Se esforzaba intentando ver a través de la niebla, que parecía haber engullido incluso el trino de los pájaros o el roce de las hojas movidas por la brisa. Ahora estaba solo con el amedrentado latido de su corazón y la jadeante respiración de sus pulmones, intentando evitar los garfios leñosos que enganchaban sus ropas, las retorcidas raíces que surgían del suelo para atraparle, los miles de dedos vegetales que querían tocarle y pegarse a su piel.

Corría alocadamente, sin rumbo ni dirección fija, volviendo la cabeza de continuo, hasta que, de repente, notó que algo bajo sus pies se movía y lo llevaba al fondo de un escarpado terraplén oculto bajo la niebla. A partir de entonces, sólo hubo oscuridad.

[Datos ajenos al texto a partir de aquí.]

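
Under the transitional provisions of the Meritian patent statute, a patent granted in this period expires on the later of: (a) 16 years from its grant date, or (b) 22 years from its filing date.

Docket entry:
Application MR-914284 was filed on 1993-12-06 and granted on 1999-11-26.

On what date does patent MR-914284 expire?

(a) grant + 16 years → 26 November 2015.
(b) filing + 22 years → 6 December 2015.
Later of the two: 6 December 2015.

December 6, 2015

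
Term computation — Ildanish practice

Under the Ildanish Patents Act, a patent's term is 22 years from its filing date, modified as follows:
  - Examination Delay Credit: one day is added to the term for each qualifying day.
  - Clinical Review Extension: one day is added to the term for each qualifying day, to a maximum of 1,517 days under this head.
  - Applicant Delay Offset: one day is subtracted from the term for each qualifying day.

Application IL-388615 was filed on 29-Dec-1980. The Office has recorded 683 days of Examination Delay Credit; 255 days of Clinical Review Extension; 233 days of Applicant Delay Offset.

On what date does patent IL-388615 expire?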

Pasó un buen rato hasta que Suso recuperó la suficiente consciencia como para darse cuenta de su situación. Se liberó torpemente de las zarzas que se habían enganchado a su ropa en la caída e intentó erguirse, pero en cuanto apoyó el peso del cuerpo sobre su pierna izquierda, un dolor lacerante le hizo caer de nuevo. Después de eso, el pobre campesino ya no hizo ningún esfuerzo por levantarse. Se quedó tumbado en el lecho de silvas y ortigas, ignorando la urticaria que éstas le habían producido en diversas zonas del cuerpo. Muy cerca de él, un pequeño insecto hacía vibrar una telaraña con sus agónicos movimientos, sacudiendo las minúsculas gotas de agua que habían transformado la mortal trampa en un rosario de finas perlas. No pudo evitar un escalofrío al pensar en la poca diferencia que existía entre la desdichada víctima y él mismo. Había puesto demasiado interés en que nadie supiera a donde iba todas esas mañanas y aun cuando lo echaran en falta, nunca supondrían que se hallaba en ese recóndito lugar, desconocido y maldito para todo el mundo.

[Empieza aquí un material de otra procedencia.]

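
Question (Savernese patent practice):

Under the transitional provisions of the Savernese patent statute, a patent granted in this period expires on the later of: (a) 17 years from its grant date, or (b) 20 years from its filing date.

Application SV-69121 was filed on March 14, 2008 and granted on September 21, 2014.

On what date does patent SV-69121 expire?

2031-09-21

(a) grant + 17 years → 21 September 2031.
(b) filing + 20 years → 14 March 2028.
Later of the two: 21 September 2031.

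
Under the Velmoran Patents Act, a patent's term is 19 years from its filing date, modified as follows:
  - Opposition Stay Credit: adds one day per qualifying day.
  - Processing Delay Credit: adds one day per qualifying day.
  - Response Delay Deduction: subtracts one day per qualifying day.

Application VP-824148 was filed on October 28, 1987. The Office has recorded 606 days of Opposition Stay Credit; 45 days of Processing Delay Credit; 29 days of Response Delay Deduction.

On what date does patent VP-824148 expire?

Base term: filing date + 19 years → 28 October 2006.
Opposition Stay Credit: +606 days → 25 June 2008.
Processing Delay Credit: +45 days → 9 August 2008.
Response Delay Deduction: −29 days → 11 July 2008.

2008-07-11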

Perdido, herido y sin esperanza alguna de ayuda, Suso sintió que las fuerzas le abandonaban, como si el bosque influyera letalmente en su ánimo y le hiciera vivir una pesadilla de la que era imposible salir. Una pesadilla en la que, hasta los recuerdos más agradables le martirizaban, en la forma de una familiar silueta que se dibujaba en la bruma.